Indian stocks may bounce back by the end of 2013 if the rupee recovers, the current account deficit improves and foreign fund inflows get back on track, experts said.
The benchmark S&P BSE Sensex closed at 19,367.59 on Wednesday, a decline of 5.26 per cent from a 52-week high of 20,443.62 on May 20. The rupee, which tanked to a record intra-day low of 61.80 against the dollar on August 6, has fallen over 12 per cent since the start of the fiscal year.
Marketmen say sentiment is low because of the country's high fiscal deficit, inflation, falling industrial growth, expected withdrawal of the US quantitative easing programme and strengthening of the dollar.

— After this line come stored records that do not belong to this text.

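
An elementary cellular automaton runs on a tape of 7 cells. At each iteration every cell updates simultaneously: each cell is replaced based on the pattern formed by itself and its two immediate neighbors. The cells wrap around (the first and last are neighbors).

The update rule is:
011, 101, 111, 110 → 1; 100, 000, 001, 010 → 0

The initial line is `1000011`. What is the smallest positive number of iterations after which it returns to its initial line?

iteration 1: 1000011

1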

"If the rupee stabilises and CAD improves, then probably we can see markets scaling higher," said Paras Bothra, research head at Ashika Stock Broking. "At present, there is a downtrend in markets and gradually it would react on how the indicators improve and probably we might see a reversal in trend then and stocks may stage a comeback in the last part of the year."

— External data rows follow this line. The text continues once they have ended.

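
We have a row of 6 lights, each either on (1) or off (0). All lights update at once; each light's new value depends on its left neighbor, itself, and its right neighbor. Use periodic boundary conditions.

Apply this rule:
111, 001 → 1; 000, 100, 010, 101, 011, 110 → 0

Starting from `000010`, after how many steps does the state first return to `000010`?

6

step 1: 000100
step 2: 001000
step 3: 010000
step 4: 100000
step 5: 000001
step 6: 000010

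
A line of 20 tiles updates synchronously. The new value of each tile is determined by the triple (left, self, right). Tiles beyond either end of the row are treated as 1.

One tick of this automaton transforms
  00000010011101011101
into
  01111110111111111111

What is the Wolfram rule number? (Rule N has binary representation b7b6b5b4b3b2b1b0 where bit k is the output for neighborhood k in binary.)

position 10: 111 → 1  (bit 7 = 1)
position 11: 110 → 1  (bit 6 = 1)
position 12: 101 → 1  (bit 5 = 1)
position 0: 100 → 0  (bit 4 = 0)
position 9: 011 → 1  (bit 3 = 1)
position 6: 010 → 1  (bit 2 = 1)
position 5: 001 → 1  (bit 1 = 1)
position 1: 000 → 1  (bit 0 = 1)
bits b7..b0 = 11101111 = 239

239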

According to Alex Matthews, research head at Geojit BNP Paribas, the major issues are how the CAD and volatility in the currency market are tackled.

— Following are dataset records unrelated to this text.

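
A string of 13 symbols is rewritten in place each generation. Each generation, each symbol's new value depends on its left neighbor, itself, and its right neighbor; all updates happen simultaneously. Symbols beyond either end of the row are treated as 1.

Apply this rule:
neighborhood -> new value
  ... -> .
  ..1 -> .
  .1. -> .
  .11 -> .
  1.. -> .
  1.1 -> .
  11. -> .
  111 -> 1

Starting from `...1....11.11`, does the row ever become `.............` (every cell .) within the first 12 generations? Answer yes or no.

............1
.............
all cells are . at generation 2

yes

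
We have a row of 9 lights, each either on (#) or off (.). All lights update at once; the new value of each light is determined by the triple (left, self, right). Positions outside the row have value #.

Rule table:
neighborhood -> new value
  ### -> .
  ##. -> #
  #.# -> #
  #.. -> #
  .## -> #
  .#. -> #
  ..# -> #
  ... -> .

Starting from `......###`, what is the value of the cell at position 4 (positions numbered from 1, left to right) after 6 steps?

#....##..
##..#####
.####....
##..##..#
.########
##.......
position 4 holds .

.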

"If interest rates come down, the rupee stabilises and the CAD reduces, then the markets would move up to 21,000. But if things do not favour equities, then it might fall to 16,500," Matthews said.
Since mid-July, the Reserve Bank of India has announced a slew of liquidity tightening measures to curb volatility in the exchange rate.
On July 15, the RBI raised short-term borrowing rates and limited banks access to liquidity by way of restricting borrowing from the repo window to Rs 75,000 crore.
On July 23, the central bank directed banks to draw only 50 per cent of their total deposits in overnight borrowings and maintain a 99 per cent average cash reserve ratio on a daily basis.
The government has announced measures, including easier overseas borrowing norms, to fetch an additional $11 billion to check the burgeoning CAD, which touched a record high of 4.8 per cent of GDP last fiscal.
As part of those steps, the government on Tuesday hiked import duty on gold, silver and platinum to 10 per cent.
"We are close to elections and there is a general trend that when elections are near, stock markets are usually buoyant," said Gajendra Nagpal, CEO of Unicon Financial Intermediaries Pvt. "I hope the monsoon session of Parliament is productive. It's only when calm prevails in the market, stocks would shoot up as valuations are compelling in certain sectors."